La pandemia ha dimezzato i lavoratori stranieri in Russia
La carenza di manodopera non è però solo un effetto collaterale della guerra in Ucraina. Già la pandemia con la chiusura delle frontiere aveva ridotto il flusso dei migranti dalla Csi impiegati nell’edilizia, in agricoltura e nei trasporti. Stando alle stime del ministero dell’Interno russo, se prima della pandemia i lavoratori stranieri erano 12 milioni, ora sono la metà. Tra i settori più colpiti c’è l’agricoltura tanto che a fine 2020 le aziende avevano chiesto al governo di facilitare gli ingressi degli stagionali durante i periodi di semina e raccolto. Stesso discorso per l’edilizia. Lo scorso giugno il vicepremier Marat Chusnullin aveva dichiarato che nei cantieri entro il 2024 sarebbero serviti fino a 5 milioni di lavoratori stranieri. Tanta era la richiesta di manodopera che si era arrivati a ipotizzare l’utilizzo di detenuti.

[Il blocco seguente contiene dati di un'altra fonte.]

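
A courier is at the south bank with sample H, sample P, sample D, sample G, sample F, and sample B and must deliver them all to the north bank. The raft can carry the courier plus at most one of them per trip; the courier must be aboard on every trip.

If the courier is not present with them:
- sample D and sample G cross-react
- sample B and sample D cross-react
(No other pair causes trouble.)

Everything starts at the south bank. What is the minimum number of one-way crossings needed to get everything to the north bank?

13

Counting alone: the courier can take at most 1 across per trip to the north bank, so moving all 6 needs at least 6 loaded trips out, with a return between consecutive ones — at least 11 crossings.
The safety rule pushes this higher. Following every safe sequence of crossings, the most of the 6 that can be at the north bank as the raft arrives there on crossing 11 is 5 — never all 6.
So no plan with fewer than 13 crossings exists, and this one achieves 13:
1. Courier goes to the north bank with sample D.  [the south bank: sample B, sample F, sample G, sample H, sample P | the north bank: sample D]
2. Courier goes back to the south bank alone.  [the south bank: sample B, sample F, sample G, sample H, sample P | the north bank: sample D]
3. Courier goes to the north bank with sample H.  [the south bank: sample B, sample F, sample G, sample P | the north bank: sample D, sample H]
4. Courier goes back to the south bank alone.  [the south bank: sample B, sample F, sample G, sample P | the north bank: sample D, sample H]
5. Courier goes to the north bank with sample P.  [the south bank: sample B, sample F, sample G | the north bank: sample D, sample H, sample P]
6. Courier goes back to the south bank alone.  [the south bank: sample B, sample F, sample G | the north bank: sample D, sample H, sample P]
7. Courier goes to the north bank with sample G.  [the south bank: sample B, sample F | the north bank: sample D, sample G, sample H, sample P]
8. Courier goes back to the south bank with sample D.  [the south bank: sample B, sample D, sample F | the north bank: sample G, sample H, sample P]
9. Courier goes to the north bank with sample B.  [the south bank: sample D, sample F | the north bank: sample B, sample G, sample H, sample P]
10. Courier goes back to the south bank alone.  [the south bank: sample D, sample F | the north bank: sample B, sample G, sample H, sample P]
11. Courier goes to the north bank with sample F.  [the south bank: sample D | the north bank: sample B, sample F, sample G, sample H, sample P]
12. Courier goes back to the south bank alone.  [the south bank: sample D | the north bank: sample B, sample F, sample G, sample H, sample P]
13. Courier goes to the north bank with sample D.  [the south bank: — | the north bank: sample B, sample D, sample F, sample G, sample H, sample P]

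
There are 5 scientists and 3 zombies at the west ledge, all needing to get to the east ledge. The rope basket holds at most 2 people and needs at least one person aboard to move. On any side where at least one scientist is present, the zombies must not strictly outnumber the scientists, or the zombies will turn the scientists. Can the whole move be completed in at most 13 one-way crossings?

Yes

Yes — this plan uses 13 crossings (≤ 13):
1. 2 zombies → the east ledge.  (the west ledge: 5S 1Z; the east ledge: 0S 2Z)
2. 1 zombie ← the west ledge.  (the west ledge: 5S 2Z; the east ledge: 0S 1Z)
3. 2 zombies → the east ledge.  (the west ledge: 5S 0Z; the east ledge: 0S 3Z)
4. 1 zombie ← the west ledge.  (the west ledge: 5S 1Z; the east ledge: 0S 2Z)
5. 2 scientists → the east ledge.  (the west ledge: 3S 1Z; the east ledge: 2S 2Z)
6. 1 zombie ← the west ledge.  (the west ledge: 3S 2Z; the east ledge: 2S 1Z)
7. 1 scientist and 1 zombie → the east ledge.  (the west ledge: 2S 1Z; the east ledge: 3S 2Z)
8. 1 zombie ← the west ledge.  (the west ledge: 2S 2Z; the east ledge: 3S 1Z)
9. 2 zombies → the east ledge.  (the west ledge: 2S 0Z; the east ledge: 3S 3Z)
10. 1 zombie ← the west ledge.  (the west ledge: 2S 1Z; the east ledge: 3S 2Z)
11. 1 scientist and 1 zombie → the east ledge.  (the west ledge: 1S 0Z; the east ledge: 4S 3Z)
12. 1 zombie ← the west ledge.  (the west ledge: 1S 1Z; the east ledge: 4S 2Z)
13. 1 scientist and 1 zombie → the east ledge.  (the west ledge: 0S 0Z; the east ledge: 5S 3Z)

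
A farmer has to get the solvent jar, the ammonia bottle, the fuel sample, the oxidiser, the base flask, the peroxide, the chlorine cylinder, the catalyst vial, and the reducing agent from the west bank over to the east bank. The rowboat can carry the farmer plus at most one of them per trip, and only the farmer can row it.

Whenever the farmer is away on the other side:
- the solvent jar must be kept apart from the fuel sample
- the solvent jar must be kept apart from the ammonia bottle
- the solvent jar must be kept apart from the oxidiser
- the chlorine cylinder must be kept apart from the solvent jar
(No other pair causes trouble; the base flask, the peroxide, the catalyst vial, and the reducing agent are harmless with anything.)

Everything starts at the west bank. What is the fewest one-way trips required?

impossible

Following every safe sequence of crossings from the start, the most of the 9 that can be at the east bank as the rowboat arrives there on crossings 1, 3, 5, 7, 9, 11 is 1, 2, 3, 4, 5, 6 respectively; the best ever achieved is 6 of 9.
From crossing 13 on, no configuration arises that was not already reachable earlier: only 176 distinct safe configurations (who is on which side, and where the rowboat is) can ever be reached, none of them has everyone across, and every continuation just revisits them. So no valid plan exists.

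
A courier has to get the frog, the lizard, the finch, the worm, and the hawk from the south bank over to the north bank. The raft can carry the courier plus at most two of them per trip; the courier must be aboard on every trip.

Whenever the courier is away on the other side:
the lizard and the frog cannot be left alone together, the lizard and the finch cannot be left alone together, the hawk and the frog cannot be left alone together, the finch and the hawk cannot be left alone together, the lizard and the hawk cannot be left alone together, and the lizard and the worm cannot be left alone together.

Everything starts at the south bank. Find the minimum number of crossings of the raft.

7

Counting alone: the courier can take at most 2 across per trip to the north bank, so moving all 5 needs at least 3 loaded trips out, with a return between consecutive ones — at least 5 crossings.
The safety rule pushes this higher. Following every safe sequence of crossings, the most of the 5 that can be at the north bank as the raft arrives there on crossing 5 is 4 — never all 5.
So no plan with fewer than 7 crossings exists, and this one achieves 7:
1. Courier goes to the north bank with the hawk and the lizard.  [the south bank: the finch, the frog, the worm | the north bank: the hawk, the lizard]
2. Courier goes back to the south bank with the lizard.  [the south bank: the finch, the frog, the lizard, the worm | the north bank: the hawk]
3. Courier goes to the north bank with the lizard and the worm.  [the south bank: the finch, the frog | the north bank: the hawk, the lizard, the worm]
4. Courier goes back to the south bank with the lizard.  [the south bank: the finch, the frog, the lizard | the north bank: the hawk, the worm]
5. Courier goes to the north bank with the finch and the frog.  [the south bank: the lizard | the north bank: the finch, the frog, the hawk, the worm]
6. Courier goes back to the south bank with the hawk.  [the south bank: the hawk, the lizard | the north bank: the finch, the frog, the worm]
7. Courier goes to the north bank with the hawk and the lizard.  [the south bank: — | the north bank: the finch, the frog, the hawk, the lizard, the worm]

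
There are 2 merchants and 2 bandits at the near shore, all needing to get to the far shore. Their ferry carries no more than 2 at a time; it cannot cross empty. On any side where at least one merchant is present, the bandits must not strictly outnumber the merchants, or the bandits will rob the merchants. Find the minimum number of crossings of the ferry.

Counting alone: each trip to the far shore takes at most 2 across and each return brings at least 1 back, so after t trips out (and t−1 returns) at most 2t − (t−1) of the 4 are across; that first reaches 4 at t = 3, so at least 5 crossings are needed.
The plan below uses exactly 5 crossings, so it is optimal:
1. 2 bandits → the far shore.  (the near shore: 2M 0B; the far shore: 0M 2B)
2. 1 bandit ← the near shore.  (the near shore: 2M 1B; the far shore: 0M 1B)
3. 2 merchants → the far shore.  (the near shore: 0M 1B; the far shore: 2M 1B)
4. 1 bandit ← the near shore.  (the near shore: 0M 2B; the far shore: 2M 0B)
5. 2 bandits → the far shore.  (the near shore: 0M 0B; the far shore: 2M 2B)

5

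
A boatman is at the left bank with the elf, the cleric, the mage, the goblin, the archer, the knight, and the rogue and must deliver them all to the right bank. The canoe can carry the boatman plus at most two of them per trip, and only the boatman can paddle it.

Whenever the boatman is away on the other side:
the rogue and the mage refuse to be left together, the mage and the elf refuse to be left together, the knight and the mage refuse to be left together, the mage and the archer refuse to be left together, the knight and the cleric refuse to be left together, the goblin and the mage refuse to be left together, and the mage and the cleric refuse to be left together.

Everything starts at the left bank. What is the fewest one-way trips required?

Counting alone: the boatman can take at most 2 across per trip to the right bank, so moving all 7 needs at least 4 loaded trips out, with a return between consecutive ones — at least 7 crossings.
The safety rule pushes this higher. Following every safe sequence of crossings, the most of the 7 that can be at the right bank as the canoe arrives there on crossings 7, 9 is 5, 6 respectively — never all 7.
So no plan with fewer than 11 crossings exists, and this one achieves 11:
1. Boatman goes to the right bank with the cleric and the mage.
2. Boatman goes back to the left bank with the cleric.
3. Boatman goes to the right bank with the cleric and the elf.
4. Boatman goes back to the left bank with the mage.
5. Boatman goes to the right bank with the goblin and the mage.
6. Boatman goes back to the left bank with the mage.
7. Boatman goes to the right bank with the archer and the mage.
8. Boatman goes back to the left bank with the mage.
9. Boatman goes to the right bank with the mage and the rogue.
10. Boatman goes back to the left bank with the mage.
11. Boatman goes to the right bank with the knight and the mage.

11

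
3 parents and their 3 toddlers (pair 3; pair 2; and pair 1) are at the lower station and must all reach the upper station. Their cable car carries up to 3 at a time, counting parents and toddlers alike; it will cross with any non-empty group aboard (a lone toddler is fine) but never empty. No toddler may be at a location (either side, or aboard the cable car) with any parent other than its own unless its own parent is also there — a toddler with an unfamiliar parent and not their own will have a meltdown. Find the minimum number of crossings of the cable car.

5

Counting alone: each trip to the upper station takes at most 3 across and each return brings at least 1 back, so after t trips out (and t−1 returns) at most 3t − (t−1) of the 6 are across; that first reaches 6 at t = 3, so at least 5 crossings are needed.
The plan below uses exactly 5 crossings, so it is optimal:
1. parent 3 and toddler 3 cross → the upper station.
2. parent 3 crosses ← the lower station.
3. parent 1, parent 2, and parent 3 cross → the upper station.
4. toddler 3 crosses ← the lower station.
5. toddler 1, toddler 2, and toddler 3 cross → the upper station.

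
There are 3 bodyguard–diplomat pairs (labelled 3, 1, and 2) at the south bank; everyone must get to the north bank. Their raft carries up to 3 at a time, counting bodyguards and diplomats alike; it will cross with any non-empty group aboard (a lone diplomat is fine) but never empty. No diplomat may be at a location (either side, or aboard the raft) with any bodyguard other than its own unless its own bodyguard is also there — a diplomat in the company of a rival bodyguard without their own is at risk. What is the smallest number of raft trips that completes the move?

Counting alone: each trip to the north bank takes at most 3 across and each return brings at least 1 back, so after t trips out (and t−1 returns) at most 3t − (t−1) of the 6 are across; that first reaches 6 at t = 3, so at least 5 crossings are needed.
The plan below uses exactly 5 crossings, so it is optimal:
1. bodyguard 3 and diplomat 3 cross → the north bank.
2. bodyguard 3 crosses ← the south bank.
3. bodyguard 1, bodyguard 2, and bodyguard 3 cross → the north bank.
4. diplomat 3 crosses ← the south bank.
5. diplomat 1, diplomat 2, and diplomat 3 cross → the north bank.

5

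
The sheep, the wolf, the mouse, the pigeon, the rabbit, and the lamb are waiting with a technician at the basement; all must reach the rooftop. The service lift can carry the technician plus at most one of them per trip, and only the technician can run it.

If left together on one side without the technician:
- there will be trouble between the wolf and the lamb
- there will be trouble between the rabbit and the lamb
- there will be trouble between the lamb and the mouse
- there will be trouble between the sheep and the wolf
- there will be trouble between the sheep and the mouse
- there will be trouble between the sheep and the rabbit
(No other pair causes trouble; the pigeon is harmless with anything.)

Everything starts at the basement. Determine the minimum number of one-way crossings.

impossible

Whatever the first load, the items left behind include a forbidden pair without the technician. No opening move is safe, so no plan exists.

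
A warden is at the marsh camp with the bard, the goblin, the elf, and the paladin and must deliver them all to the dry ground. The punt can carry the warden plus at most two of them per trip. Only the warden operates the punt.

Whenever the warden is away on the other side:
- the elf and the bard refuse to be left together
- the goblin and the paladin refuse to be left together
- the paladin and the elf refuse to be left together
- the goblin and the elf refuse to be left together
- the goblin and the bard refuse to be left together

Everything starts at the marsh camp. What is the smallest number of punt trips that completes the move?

Counting alone: the warden can take at most 2 across per trip to the dry ground, so moving all 4 needs at least 2 loaded trips out, with a return between consecutive ones — at least 3 crossings.
The safety rule pushes this higher. Following every safe sequence of crossings, the most of the 4 that can be at the dry ground as the punt arrives there on crossing 3 is 3 — never all 4.
So no plan with fewer than 5 crossings exists, and this one achieves 5:
1. Warden goes to the dry ground with the elf and the goblin.
2. Warden goes back to the marsh camp with the goblin.
3. Warden goes to the dry ground with the bard and the paladin.
4. Warden goes back to the marsh camp with the elf.
5. Warden goes to the dry ground with the elf and the goblin.

5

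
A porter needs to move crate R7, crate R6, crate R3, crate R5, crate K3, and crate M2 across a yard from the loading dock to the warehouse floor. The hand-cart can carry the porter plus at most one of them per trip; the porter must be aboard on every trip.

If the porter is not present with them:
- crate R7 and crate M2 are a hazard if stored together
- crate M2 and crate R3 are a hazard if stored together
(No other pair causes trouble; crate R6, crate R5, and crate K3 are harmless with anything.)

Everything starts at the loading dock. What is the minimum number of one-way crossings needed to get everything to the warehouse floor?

13

Counting alone: the porter can take at most 1 across per trip to the warehouse floor, so moving all 6 needs at least 6 loaded trips out, with a return between consecutive ones — at least 11 crossings.
The safety rule pushes this higher. Following every safe sequence of crossings, the most of the 6 that can be at the warehouse floor as the hand-cart arrives there on crossing 11 is 5 — never all 6.
So no plan with fewer than 13 crossings exists, and this one achieves 13:
1. Porter goes to the warehouse floor with crate M2.  [the loading dock: crate K3, crate R3, crate R5, crate R6, crate R7 | the warehouse floor: crate M2]
2. Porter goes back to the loading dock alone.  [the loading dock: crate K3, crate R3, crate R5, crate R6, crate R7 | the warehouse floor: crate M2]
3. Porter goes to the warehouse floor with crate R7.  [the loading dock: crate K3, crate R3, crate R5, crate R6 | the warehouse floor: crate M2, crate R7]
4. Porter goes back to the loading dock with crate M2.  [the loading dock: crate K3, crate M2, crate R3, crate R5, crate R6 | the warehouse floor: crate R7]
5. Porter goes to the warehouse floor with crate R3.  [the loading dock: crate K3, crate M2, crate R5, crate R6 | the warehouse floor: crate R3, crate R7]
6. Porter goes back to the loading dock alone.  [the loading dock: crate K3, crate M2, crate R5, crate R6 | the warehouse floor: crate R3, crate R7]
7. Porter goes to the warehouse floor with crate R6.  [the loading dock: crate K3, crate M2, crate R5 | the warehouse floor: crate R3, crate R6, crate R7]
8. Porter goes back to the loading dock alone.  [the loading dock: crate K3, crate M2, crate R5 | the warehouse floor: crate R3, crate R6, crate R7]
9. Porter goes to the warehouse floor with crate R5.  [the loading dock: crate K3, crate M2 | the warehouse floor: crate R3, crate R5, crate R6, crate R7]
10. Porter goes back to the loading dock alone.  [the loading dock: crate K3, crate M2 | the warehouse floor: crate R3, crate R5, crate R6, crate R7]
11. Porter goes to the warehouse floor with crate K3.  [the loading dock: crate M2 | the warehouse floor: crate K3, crate R3, crate R5, crate R6, crate R7]
12. Porter goes back to the loading dock alone.  [the loading dock: crate M2 | the warehouse floor: crate K3, crate R3, crate R5, crate R6, crate R7]
13. Porter goes to the warehouse floor with crate M2.  [the loading dock: — | the warehouse floor: crate K3, crate M2, crate R3, crate R5, crate R6, crate R7]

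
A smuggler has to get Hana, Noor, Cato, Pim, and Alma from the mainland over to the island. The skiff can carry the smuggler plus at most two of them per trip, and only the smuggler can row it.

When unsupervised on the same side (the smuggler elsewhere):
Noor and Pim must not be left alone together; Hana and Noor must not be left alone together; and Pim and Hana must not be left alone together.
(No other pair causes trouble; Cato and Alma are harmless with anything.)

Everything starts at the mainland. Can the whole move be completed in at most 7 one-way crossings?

Yes — this plan uses 7 crossings (≤ 7):
1. Smuggler goes to the island with Hana and Noor.  [the mainland: Alma, Cato, Pim | the island: Hana, Noor]
2. Smuggler goes back to the mainland with Hana.  [the mainland: Alma, Cato, Hana, Pim | the island: Noor]
3. Smuggler goes to the island with Cato and Hana.  [the mainland: Alma, Pim | the island: Cato, Hana, Noor]
4. Smuggler goes back to the mainland with Hana.  [the mainland: Alma, Hana, Pim | the island: Cato, Noor]
5. Smuggler goes to the island with Alma and Hana.  [the mainland: Pim | the island: Alma, Cato, Hana, Noor]
6. Smuggler goes back to the mainland with Hana.  [the mainland: Hana, Pim | the island: Alma, Cato, Noor]
7. Smuggler goes to the island with Hana and Pim.  [the mainland: — | the island: Alma, Cato, Hana, Noor, Pim]

Yes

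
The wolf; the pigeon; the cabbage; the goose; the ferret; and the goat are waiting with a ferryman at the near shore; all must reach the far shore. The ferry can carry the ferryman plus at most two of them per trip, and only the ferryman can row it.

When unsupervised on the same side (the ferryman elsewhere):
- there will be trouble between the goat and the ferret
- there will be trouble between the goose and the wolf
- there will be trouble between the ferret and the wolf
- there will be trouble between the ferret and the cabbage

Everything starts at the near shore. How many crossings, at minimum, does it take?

7

Counting alone: the ferryman can take at most 2 across per trip to the far shore, so moving all 6 needs at least 3 loaded trips out, with a return between consecutive ones — at least 5 crossings.
The safety rule pushes this higher. Following every safe sequence of crossings, the most of the 6 that can be at the far shore as the ferry arrives there on crossing 5 is 5 — never all 6.
So no plan with fewer than 7 crossings exists, and this one achieves 7:
1. Ferryman goes to the far shore with the ferret and the wolf.  [the near shore: the cabbage, the goat, the goose, the pigeon | the far shore: the ferret, the wolf]
2. Ferryman goes back to the near shore with the wolf.  [the near shore: the cabbage, the goat, the goose, the pigeon, the wolf | the far shore: the ferret]
3. Ferryman goes to the far shore with the pigeon and the wolf.  [the near shore: the cabbage, the goat, the goose | the far shore: the ferret, the pigeon, the wolf]
4. Ferryman goes back to the near shore with the ferret.  [the near shore: the cabbage, the ferret, the goat, the goose | the far shore: the pigeon, the wolf]
5. Ferryman goes to the far shore with the cabbage and the goat.  [the near shore: the ferret, the goose | the far shore: the cabbage, the goat, the pigeon, the wolf]
6. Ferryman goes back to the near shore alone.  [the near shore: the ferret, the goose | the far shore: the cabbage, the goat, the pigeon, the wolf]
7. Ferryman goes to the far shore with the ferret and the goose.  [the near shore: — | the far shore: the cabbage, the ferret, the goat, the goose, the pigeon, the wolf]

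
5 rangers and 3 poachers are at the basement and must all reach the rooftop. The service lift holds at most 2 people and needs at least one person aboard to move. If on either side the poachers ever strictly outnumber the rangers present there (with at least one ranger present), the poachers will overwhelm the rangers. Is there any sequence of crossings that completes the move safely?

Yes

1. 2 poachers → the rooftop.  (the basement: 5R 1P; the rooftop: 0R 2P)
2. 1 poacher ← the basement.  (the basement: 5R 2P; the rooftop: 0R 1P)
3. 2 poachers → the rooftop.  (the basement: 5R 0P; the rooftop: 0R 3P)
4. 1 poacher ← the basement.  (the basement: 5R 1P; the rooftop: 0R 2P)
5. 2 rangers → the rooftop.  (the basement: 3R 1P; the rooftop: 2R 2P)
6. 1 poacher ← the basement.  (the basement: 3R 2P; the rooftop: 2R 1P)
7. 1 ranger and 1 poacher → the rooftop.  (the basement: 2R 1P; the rooftop: 3R 2P)
8. 1 poacher ← the basement.  (the basement: 2R 2P; the rooftop: 3R 1P)
9. 2 poachers → the rooftop.  (the basement: 2R 0P; the rooftop: 3R 3P)
10. 1 poacher ← the basement.  (the basement: 2R 1P; the rooftop: 3R 2P)
11. 1 ranger and 1 poacher → the rooftop.  (the basement: 1R 0P; the rooftop: 4R 3P)
12. 1 poacher ← the basement.  (the basement: 1R 1P; the rooftop: 4R 2P)
13. 1 ranger and 1 poacher → the rooftop.  (the basement: 0R 0P; the rooftop: 5R 3P)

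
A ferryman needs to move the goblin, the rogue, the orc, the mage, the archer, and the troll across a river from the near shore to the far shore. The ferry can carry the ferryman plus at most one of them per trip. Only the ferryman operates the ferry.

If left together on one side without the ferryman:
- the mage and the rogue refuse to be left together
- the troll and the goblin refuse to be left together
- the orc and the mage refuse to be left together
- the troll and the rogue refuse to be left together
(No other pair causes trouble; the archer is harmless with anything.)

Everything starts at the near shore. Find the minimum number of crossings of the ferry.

Whatever the first load, the items left behind include a forbidden pair without the ferryman. No opening move is safe, so no plan exists.

impossible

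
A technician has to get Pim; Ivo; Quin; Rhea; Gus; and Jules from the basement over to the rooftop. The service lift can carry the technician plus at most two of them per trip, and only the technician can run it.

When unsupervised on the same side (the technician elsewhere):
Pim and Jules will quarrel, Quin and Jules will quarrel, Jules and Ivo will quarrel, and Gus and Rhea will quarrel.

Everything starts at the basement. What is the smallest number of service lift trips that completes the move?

Counting alone: the technician can take at most 2 across per trip to the rooftop, so moving all 6 needs at least 3 loaded trips out, with a return between consecutive ones — at least 5 crossings.
The safety rule pushes this higher. Following every safe sequence of crossings, the most of the 6 that can be at the rooftop as the service lift arrives there on crossing 5 is 5 — never all 6.
So no plan with fewer than 7 crossings exists, and this one achieves 7:
1. Technician goes to the rooftop with Jules and Rhea.  [the basement: Gus, Ivo, Pim, Quin | the rooftop: Jules, Rhea]
2. Technician goes back to the basement alone.  [the basement: Gus, Ivo, Pim, Quin | the rooftop: Jules, Rhea]
3. Technician goes to the rooftop with Pim.  [the basement: Gus, Ivo, Quin | the rooftop: Jules, Pim, Rhea]
4. Technician goes back to the basement with Jules.  [the basement: Gus, Ivo, Jules, Quin | the rooftop: Pim, Rhea]
5. Technician goes to the rooftop with Ivo and Quin.  [the basement: Gus, Jules | the rooftop: Ivo, Pim, Quin, Rhea]
6. Technician goes back to the basement alone.  [the basement: Gus, Jules | the rooftop: Ivo, Pim, Quin, Rhea]
7. Technician goes to the rooftop with Gus and Jules.  [the basement: — | the rooftop: Gus, Ivo, Jules, Pim, Quin, Rhea]

7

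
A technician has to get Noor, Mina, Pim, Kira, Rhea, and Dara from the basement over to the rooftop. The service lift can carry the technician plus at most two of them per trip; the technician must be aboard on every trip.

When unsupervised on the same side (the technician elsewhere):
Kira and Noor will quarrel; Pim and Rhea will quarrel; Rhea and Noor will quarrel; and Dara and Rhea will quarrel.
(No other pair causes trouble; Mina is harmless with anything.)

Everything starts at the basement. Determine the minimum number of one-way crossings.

7

Counting alone: the technician can take at most 2 across per trip to the rooftop, so moving all 6 needs at least 3 loaded trips out, with a return between consecutive ones — at least 5 crossings.
The safety rule pushes this higher. Following every safe sequence of crossings, the most of the 6 that can be at the rooftop as the service lift arrives there on crossing 5 is 5 — never all 6.
So no plan with fewer than 7 crossings exists, and this one achieves 7:
1. Technician goes to the rooftop with Noor and Rhea.
2. Technician goes back to the basement with Noor.
3. Technician goes to the rooftop with Mina and Noor.
4. Technician goes back to the basement with Rhea.
5. Technician goes to the rooftop with Dara and Pim.
6. Technician goes back to the basement alone.
7. Technician goes to the rooftop with Kira and Rhea.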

La diaspora dei professionisti in fuga dall’isolamento internazionale
C’è poi chi dalla Russia fugge e non sono solo i giornalisti. Tra 50 e 70 mila tecnici informatici e creativi hanno lasciato il Paese dopo l’invasione dell’Ucraina e a causa del crescente isolamento internazionale. E questa potrebbe essere solo una prima ondata. Ci si attende che i cervelli in fuga raggiungano i 170 mila entro la fine di aprile. Molti di loro sono diretti in Georgia, Armenia e Kirghizistan, ma anche in Turchia e a Dubai. A frenarli, per ora, sono il costo dei biglietti aerei, gli affitti e le difficoltà nelle transazioni internazionali.